Unsere Freunde, unsere Feinde

„Unsere Freunde, unsere Feinde“

FREUND

Papier ist bekanntlich geduldig. Informationen können gespeichert und auch wieder abgerufen werden. Analog und schnell auf einer Serviette oder einem Zettel. Oft zu finden als Handzettel, Notizzettel wird dieser zum Schmierzettel, welcher sich in seiner Häufung vom Freund zum Feind geschickt und unbemerkt wandelt. Übereinander gestapelt, zerknüllt in der Tasche ruhend weilt er in der Stille, um gefunden zu werden ohne dem Besitzer einen Hinweis zu geben, wo der Ort der so dringenden Information liegt. Die Nachricht entflieht den Gedanken, da man sich in der Sicherheit gewogen hat diese wieder abzurufen – doch erst nach verzweifeltem Haare raufen und zu einem verspäteten Zeitpunkt gibt der Zettel sein Wissen wieder preis. Plötzlich spricht man vom Verzetteln, indem der Besitzer durch seine schlecht strukturierte Informationsspeicherung in eine ausweglose Situation geraten ist. Wer solche Freunde hat braucht keine Feinde und dennoch lieben wir alle die kleinen gelben Zettel rund um unsere Bildschirme als letzte analoge Informationsbastion vor der digitalen Vormachtstellung.

FEIND
Was passiert mit unseren gespeicherten Daten nach unserem Ableben? Wer soll diese Unmengen an Gigabytes durchleuchten? In unserem Alltag ist die Datenspeicherung ein unabkömmlicher Vorgang. Schon beim Schreiben dieses Textes werde ich zum Schluss, oder manchmal besser mittendrin, auf „save“ gehen um diese Information abzulegen. Man könnte auch sagen, dass wir es hier mit einem Messie-Syndrom zu tun haben im Glauben daran, alles wieder abrufen zu müssen. Ein Datensumpf, welcher auch bei der besten Ordnung nach Datum, Name oder Projekt eine unglaubliche Anhäufung auf unserem Server darstellt. Jedoch nicht genug! Denn wir haben ja Angst um unsere Daten und speichern diese automatisch auf einem noch größeren Server irgendwo auf dieser Welt in gigantischen klimatisierten Hallen mit Millionen von anderen und fühlen uns ach so sicher, dass niemand diese einsehen kann. Oder doch?
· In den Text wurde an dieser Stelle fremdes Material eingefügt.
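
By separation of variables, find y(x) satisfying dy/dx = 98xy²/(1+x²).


Separate: dy/y² = 98x/(1+x²) dx.
Integrate LHS: ∫ dy/y² = -1/y.
Integrate RHS via u = 1+x²: 49ln(1+x²) + C.
Result: -1/y = 49ln(1+x²) + C.


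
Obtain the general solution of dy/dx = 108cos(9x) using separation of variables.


g(y) = 1, so integrate directly: y = ∫ 108cos(9x) dx = 12sin(9x) + C.


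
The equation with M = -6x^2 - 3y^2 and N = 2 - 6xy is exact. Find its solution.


Check exactness: ∂M/∂y = -6y and ∂N/∂x = -6y; equal, so the equation is exact.
Integrate M with respect to x (treating y as constant): ∫M dx = -2x^3 - 3xy^2 + h(y).
Differentiate w.r.t. y and set equal to N: the x-dependent terms already match, leaving h'(y) = 2. Integrate: h(y) = 2y.
So F(x,y) = -2x^3 + 2y - 3xy^2.
General solution: -2x^3 + 2y - 3xy^2 = C.


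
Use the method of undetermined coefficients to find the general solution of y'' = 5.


Characteristic polynomial (r - 0)² = 0; repeated root r = 0.
y_h = (C₁ + C₂x). Forcing matches the repeated root (resonance), so try y_p = Ax².
Substitute and solve for A: 2A = 5, so A = 5/2.
General solution: y = C₁ + C₂x + (5/2)x².


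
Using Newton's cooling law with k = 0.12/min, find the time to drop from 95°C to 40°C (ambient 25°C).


From T(t) = T_a + (T₀ - T_a)e^(-kt), set T(t) = 40:
(40 - 25) / (95 - 25) = e^(-0.12t), so t = -ln(0.214)/0.12 ≈ 12.8 minutes.


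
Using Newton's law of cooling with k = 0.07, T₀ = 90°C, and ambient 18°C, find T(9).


Newton's law: dT/dt = -k(T - T_a) has solution T(t) = T_a + (T₀ - T_a)e^(-kt).
Plug in T_a = 18, T₀ = 90, k = 0.07, t = 9: T(9) = 18 + (72)e^(-0.63) ≈ 56.3°C.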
Und was passiert danach? Die Fotos von der letzten Reise – nur digital. Projekte – digital. Omas Kochrezepte – auch schon digitalisiert und in einem Ordner, den ich leider derzeit nicht finden kann. Dennoch sind wir glücklich, verdammt zu sein und empfinden es als Erleichterung wenn wir diese Daten schnell versenden können. Die armen Nachkommen dieser Daten – oder werden sie „delete all“ drücken?